Finding a work-life balance is actually one of the hardest parts about being a digital nomad. You need to work, but you may end up feeling guilty about it. You’re in this amazing new place, and instead of exploring, you’re stuck on your computer.

Life will be less expensive

Lots of people get excited when they check out the cost of living in the places they plan to visit. Say goodbye to those high U.S. prices that drain your savings account; say hello to a more affordable lifestyle, where you’re able to save much more on all your bills.

This one can be true, but it’s easy to underestimate how much your new lifestyle will cost. Those cost of living estimates you see online could be quite a bit less than what you end up spending, for a few reasons.

First, you’ll probably live in short-term, furnished rentals. This tends to be the most expensive type of housing. Housing in general might be much cheaper in your new city compared to your old one. But if you rented an unfurnished apartment with a long-term lease in your old city, and you’re moving to a furnished monthly rental in your new one, you could spend a similar amount.

You may also have extra costs as a digital nomad that you didn’t have before.

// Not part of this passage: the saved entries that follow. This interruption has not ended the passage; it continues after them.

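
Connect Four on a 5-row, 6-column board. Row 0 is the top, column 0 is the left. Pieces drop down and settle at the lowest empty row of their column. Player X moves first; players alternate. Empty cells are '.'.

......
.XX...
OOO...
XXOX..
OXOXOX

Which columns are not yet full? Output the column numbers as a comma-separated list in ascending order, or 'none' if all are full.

Answer: 0,1,2,3,4,5

Derivation:
col 0: top cell = '.' → open
col 1: top cell = '.' → open
col 2: top cell = '.' → open
col 3: top cell = '.' → open
col 4: top cell = '.' → open
col 5: top cell = '.' → open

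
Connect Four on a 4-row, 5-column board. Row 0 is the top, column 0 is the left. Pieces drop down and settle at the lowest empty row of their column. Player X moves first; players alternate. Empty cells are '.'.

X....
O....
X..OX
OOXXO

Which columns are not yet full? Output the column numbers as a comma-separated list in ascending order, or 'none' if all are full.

col 0: top cell = 'X' → FULL
col 1: top cell = '.' → open
col 2: top cell = '.' → open
col 3: top cell = '.' → open
col 4: top cell = '.' → open

Answer: 1,2,3,4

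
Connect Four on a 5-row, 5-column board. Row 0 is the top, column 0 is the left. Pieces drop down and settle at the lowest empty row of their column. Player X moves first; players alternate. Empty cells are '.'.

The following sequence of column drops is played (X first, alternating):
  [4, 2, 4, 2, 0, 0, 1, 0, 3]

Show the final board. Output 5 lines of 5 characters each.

Move 1: X drops in col 4, lands at row 4
Move 2: O drops in col 2, lands at row 4
Move 3: X drops in col 4, lands at row 3
Move 4: O drops in col 2, lands at row 3
Move 5: X drops in col 0, lands at row 4
Move 6: O drops in col 0, lands at row 3
Move 7: X drops in col 1, lands at row 4
Move 8: O drops in col 0, lands at row 2
Move 9: X drops in col 3, lands at row 4

Answer: .....
.....
O....
O.O.X
XXOXX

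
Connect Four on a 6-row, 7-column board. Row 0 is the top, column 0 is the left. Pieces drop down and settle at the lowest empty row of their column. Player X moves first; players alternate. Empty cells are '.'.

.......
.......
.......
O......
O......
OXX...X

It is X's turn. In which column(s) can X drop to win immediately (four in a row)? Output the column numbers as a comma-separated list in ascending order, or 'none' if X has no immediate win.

Answer: none

Derivation:
col 0: drop X → no win
col 1: drop X → no win
col 2: drop X → no win
col 3: drop X → no win
col 4: drop X → no win
col 5: drop X → no win
col 6: drop X → no win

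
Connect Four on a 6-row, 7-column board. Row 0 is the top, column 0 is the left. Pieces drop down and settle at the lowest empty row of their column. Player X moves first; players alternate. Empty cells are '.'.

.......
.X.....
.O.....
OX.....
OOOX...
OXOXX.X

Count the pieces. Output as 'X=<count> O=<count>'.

X=7 O=7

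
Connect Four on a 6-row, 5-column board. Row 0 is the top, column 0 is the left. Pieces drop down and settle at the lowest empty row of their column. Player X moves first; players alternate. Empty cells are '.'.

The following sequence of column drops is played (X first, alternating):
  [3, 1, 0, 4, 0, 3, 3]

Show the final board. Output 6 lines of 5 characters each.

Answer: .....
.....
.....
...X.
X..O.
XO.XO

Derivation:
Move 1: X drops in col 3, lands at row 5
Move 2: O drops in col 1, lands at row 5
Move 3: X drops in col 0, lands at row 5
Move 4: O drops in col 4, lands at row 5
Move 5: X drops in col 0, lands at row 4
Move 6: O drops in col 3, lands at row 4
Move 7: X drops in col 3, lands at row 3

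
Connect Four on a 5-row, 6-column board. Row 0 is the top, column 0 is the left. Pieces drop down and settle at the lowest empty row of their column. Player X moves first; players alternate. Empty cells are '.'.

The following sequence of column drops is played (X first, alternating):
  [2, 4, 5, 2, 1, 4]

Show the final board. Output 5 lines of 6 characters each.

Move 1: X drops in col 2, lands at row 4
Move 2: O drops in col 4, lands at row 4
Move 3: X drops in col 5, lands at row 4
Move 4: O drops in col 2, lands at row 3
Move 5: X drops in col 1, lands at row 4
Move 6: O drops in col 4, lands at row 3

Answer: ......
......
......
..O.O.
.XX.OX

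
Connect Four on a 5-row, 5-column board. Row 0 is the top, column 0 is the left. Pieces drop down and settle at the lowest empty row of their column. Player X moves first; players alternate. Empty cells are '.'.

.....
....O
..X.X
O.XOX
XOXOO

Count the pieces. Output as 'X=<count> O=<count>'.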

Since you’ll be traveling more often, you’ll likely spend more on travel. You may want to go out more and do more activities. And if you want to stay longer in a country than a tourist visa allows, you’ll need to apply for a visa. That means paying visa fees and maybe even hiring a lawyer.

Managing money will be just like it was back at home

You might think that personal finance doesn’t change much as a digital nomad. In all likelihood, it’s going to get much more complicated.

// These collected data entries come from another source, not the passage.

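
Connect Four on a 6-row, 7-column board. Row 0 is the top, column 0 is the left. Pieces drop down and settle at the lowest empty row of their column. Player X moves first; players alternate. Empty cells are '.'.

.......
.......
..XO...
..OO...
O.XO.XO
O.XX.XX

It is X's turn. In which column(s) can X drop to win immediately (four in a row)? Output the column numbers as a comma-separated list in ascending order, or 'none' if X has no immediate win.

Answer: 4

Derivation:
col 0: drop X → no win
col 1: drop X → no win
col 2: drop X → no win
col 3: drop X → no win
col 4: drop X → WIN!
col 5: drop X → no win
col 6: drop X → no win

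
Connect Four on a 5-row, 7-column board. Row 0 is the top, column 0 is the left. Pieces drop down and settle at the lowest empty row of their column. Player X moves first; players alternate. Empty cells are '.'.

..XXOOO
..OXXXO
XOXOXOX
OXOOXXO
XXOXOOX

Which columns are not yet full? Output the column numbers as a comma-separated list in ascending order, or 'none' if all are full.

col 0: top cell = '.' → open
col 1: top cell = '.' → open
col 2: top cell = 'X' → FULL
col 3: top cell = 'X' → FULL
col 4: top cell = 'O' → FULL
col 5: top cell = 'O' → FULL
col 6: top cell = 'O' → FULL

Answer: 0,1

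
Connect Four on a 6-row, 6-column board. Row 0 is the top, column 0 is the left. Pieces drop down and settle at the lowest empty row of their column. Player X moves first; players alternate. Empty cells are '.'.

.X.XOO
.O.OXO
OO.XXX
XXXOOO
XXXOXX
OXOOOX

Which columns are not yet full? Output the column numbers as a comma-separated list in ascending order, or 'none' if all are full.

Answer: 0,2

Derivation:
col 0: top cell = '.' → open
col 1: top cell = 'X' → FULL
col 2: top cell = '.' → open
col 3: top cell = 'X' → FULL
col 4: top cell = 'O' → FULL
col 5: top cell = 'O' → FULL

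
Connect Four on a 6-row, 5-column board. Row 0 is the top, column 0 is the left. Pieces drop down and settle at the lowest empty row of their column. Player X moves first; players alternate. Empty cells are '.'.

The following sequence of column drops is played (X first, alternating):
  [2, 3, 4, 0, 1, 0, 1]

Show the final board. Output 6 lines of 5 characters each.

Answer: .....
.....
.....
.....
OX...
OXXOX

Derivation:
Move 1: X drops in col 2, lands at row 5
Move 2: O drops in col 3, lands at row 5
Move 3: X drops in col 4, lands at row 5
Move 4: O drops in col 0, lands at row 5
Move 5: X drops in col 1, lands at row 5
Move 6: O drops in col 0, lands at row 4
Move 7: X drops in col 1, lands at row 4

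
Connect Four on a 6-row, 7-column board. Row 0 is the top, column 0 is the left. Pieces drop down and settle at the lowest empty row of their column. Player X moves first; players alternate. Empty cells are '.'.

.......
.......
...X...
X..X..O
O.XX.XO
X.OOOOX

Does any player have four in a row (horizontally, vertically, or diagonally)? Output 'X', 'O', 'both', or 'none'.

O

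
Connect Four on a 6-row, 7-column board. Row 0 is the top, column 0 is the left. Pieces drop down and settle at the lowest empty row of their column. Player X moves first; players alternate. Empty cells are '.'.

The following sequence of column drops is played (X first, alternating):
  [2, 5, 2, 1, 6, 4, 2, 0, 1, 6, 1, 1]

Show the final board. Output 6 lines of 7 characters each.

Answer: .......
.......
.O.....
.XX....
.XX...O
OOX.OOX

Derivation:
Move 1: X drops in col 2, lands at row 5
Move 2: O drops in col 5, lands at row 5
Move 3: X drops in col 2, lands at row 4
Move 4: O drops in col 1, lands at row 5
Move 5: X drops in col 6, lands at row 5
Move 6: O drops in col 4, lands at row 5
Move 7: X drops in col 2, lands at row 3
Move 8: O drops in col 0, lands at row 5
Move 9: X drops in col 1, lands at row 4
Move 10: O drops in col 6, lands at row 4
Move 11: X drops in col 1, lands at row 3
Move 12: O drops in col 1, lands at row 2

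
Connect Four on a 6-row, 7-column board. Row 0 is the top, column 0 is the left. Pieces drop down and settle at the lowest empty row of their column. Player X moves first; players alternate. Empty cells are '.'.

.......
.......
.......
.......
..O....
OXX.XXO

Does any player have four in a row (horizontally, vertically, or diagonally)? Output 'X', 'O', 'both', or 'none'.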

There are financial issues you’ll deal with as a digital nomad that you didn’t have before. Here are a few examples:

  • Your budget quickly becomes obsolete. Your bills will change every time you move. Rent, food, and other expenses can be much different from one country to another. That means a spending plan that worked for you in one place may not work in the next one.
  • You’ll have a more complicated tax situation. If you’re an American, you still need to file tax returns in the United States. You may also need to file a tax return with any other country where you work or live long-term. And you’ll need to report to the IRS if you have over $10,000 in foreign accounts at any time during the calendar year.
  • You may need to open new financial accounts. If your favorite credit card charges a 3% foreign transaction fee, you’ll need to open a new one without this type of fee. While you can continue using your U.S. bank accounts, you might also eventually need to open one in another country if you decide to settle down there.

You’ll make as much money as before

This is another common assumption that isn’t true for everyone. You certainly can make as much money, or even more than you did before. But there are also ways that being a digital nomad can negatively affect your income.

Many businesses aren’t open to employing digital nomads in the first place. If you want to travel the world, that will limit your job opportunities. And if you’re already employed, it’s a good idea to check your employer’s remote work policies. Even companies that allow remote work often put limitations on this, requiring that remote employees live in the same country or state.

The lifestyle can also hurt your productivity. You lose a lot of time when you’re frequently traveling, looking for new homes, and moving. You’ll run into your fair share of frustrating issues that get in the way of working, too. A lousy internet connection. Noisy neighbors. Nightmare rentals — I’ve booked a few places that were so bad, I had to immediately find a new one, so I ended up moving twice in two days.

Spending time as a digital nomad can be an incredible experience. Even with the drawbacks and inconveniences, I’m happy to have done it. By knowing what to expect financially, you can be better prepared before you jump in.